También ha habido un crecimiento significativo en las exportaciones -no solo en términos de valor sino también en volumen- luego de la implementación de políticas de desarrollo diseñadas para fomentar el crecimiento en el sector de los bienes transables. Estas decisiones incluyen reformas a las políticas crediticias y la eliminación de los derechos de exportación en los sectores de valor agregado, junto con tipos más altos para los productos primarios e inversiones en infraestructura pública, investigación y desarrollo -el tipo de políticas que Bruce Greenwald y yo defendemos en nuestro libro “Creando una Sociedad de Aprendizaje”-.

A pesar de este importante avance en la economía real, los medios financieros han optado por centrarse totalmente en temas como el riesgo país y la brecha cambiaria. No es de extrañar. Los mercados financieros están mirando los vencimientos de la montaña de deuda proporcionada por el FMI. Dado el enorme tamaño del préstamo que debe refinanciarse, un acuerdo que simplemente amplíe el plazo de amortización de 4,5 a 10 años no es suficiente para aliviar las preocupaciones sobre la deuda de Argentina.

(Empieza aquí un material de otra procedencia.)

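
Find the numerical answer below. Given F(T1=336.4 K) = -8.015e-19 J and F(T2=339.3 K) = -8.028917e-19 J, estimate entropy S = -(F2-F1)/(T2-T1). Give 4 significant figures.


Step 1: dF = F2 - F1 = -8.028917e-19 - (-8.015e-19) = -1.3917e-21 J
Step 2: dT = T2 - T1 = 339.3 - 336.4 = 2.9 K
Step 3: S = -dF/dT = -(-1.3917e-21)/2.9 = 4.799e-22 J/K

4.799e-22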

Además, el país todavía está experimentando los efectos del capital especulativo que llegó durante la presidencia de Macri. Gran parte quedó atrapado por los controles de capital de ese gobierno, lo que resultó en una presión constante sobre el tipo de cambio paralelo.

Ordenar el desorden financiero del gobierno anterior llevará años. El próximo gran desafío es llegar a un acuerdo con el FMI por la deuda de la era Macri. El gobierno de Fernández ha señalado que está abierto a cualquier programa que no socave la recuperación y aumente la pobreza. Aunque todos deberían saber a estas alturas que la austeridad es contraproducente, algunos países influyentes del FMI todavía pueden presionar en este sentido.

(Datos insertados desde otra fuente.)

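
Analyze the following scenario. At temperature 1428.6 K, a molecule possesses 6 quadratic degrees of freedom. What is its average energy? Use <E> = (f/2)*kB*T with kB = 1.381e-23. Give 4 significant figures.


Step 1: f/2 = 6/2 = 3
Step 2: kB*T = 1.381e-23 * 1428.6 = 1.973e-20
Step 3: <E> = 3 * 1.973e-20 = 5.919e-20 J

5.919e-20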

La ironía es que la austeridad reclamada para generar “confianza” podría socavar la confianza en la recuperación del país. ¿Estarán los países que la exigen dispuestos a aceptar un programa que no implique austeridad? En un mundo que todavía lucha contra el Covid-19, ningún gobierno democrático puede ni debe aceptar tal condición.

En los últimos años, el FMI ha ganado un nuevo respeto con sus respuestas efectivas a las crisis globales, desde la pandemia y el cambio climático hasta la desigualdad y la deuda. Si se invirtiera el rumbo con las antiguas demandas de austeridad, las consecuencias para el propio FMI serían graves, incluida la menor disposición de otros países a comprometerse con él. Eso, a su vez, podría amenazar la estabilidad política y financiera mundial. Al final, todos perderían.